His imaginary landscape paintings are in the late Mannerist tradition of Jan Brueghel the Elder. These paintings typically show rural and mountain scenes with travellers on foot, horseback or in carts. In the same tradition he also painted village scenes with markets and festivities. Interesting from a historical perspective are his topographical landscapes and cityscapes, typically depicting scenes in and around Brussels. An example is the View of the Port of Brussels (1750s, Brussels City Museum). It shows in the foreground a large ship with fluttering flags entering the port of Brussels. The tower of the Brussels Town Hall is visible in the background. In the dock in the foreground a moored boat is waiting for passengers travelling to nearby Vilvoorde or Antwerp. Many people are busy on the quays including a person who is sitting on the ground while drawing or writing in a sketchbook. This could be a self-portrait of the artist.

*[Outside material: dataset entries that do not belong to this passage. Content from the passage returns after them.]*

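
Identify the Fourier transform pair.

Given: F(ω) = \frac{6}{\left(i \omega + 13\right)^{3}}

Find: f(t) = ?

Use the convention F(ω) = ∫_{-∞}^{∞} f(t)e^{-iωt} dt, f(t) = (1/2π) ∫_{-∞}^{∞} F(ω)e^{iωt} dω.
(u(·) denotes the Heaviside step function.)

f(t) = 3 t^{2} e^{- 13 t} u\left(t\right)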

He also documented important historical events in Brussels such as the Entry into Brussels of Archduchess Maria Elisabeth of Austria (c. 1725, Royal Museums of Fine Arts of Belgium). It depicts the Joyous Entry into Brussels of the regent governor of the Austrian Netherlands on 9 October 1725

He also painted genre scenes in the style of David Teniers the Younger, an Antwerp artist who worked for a long time in Brussels.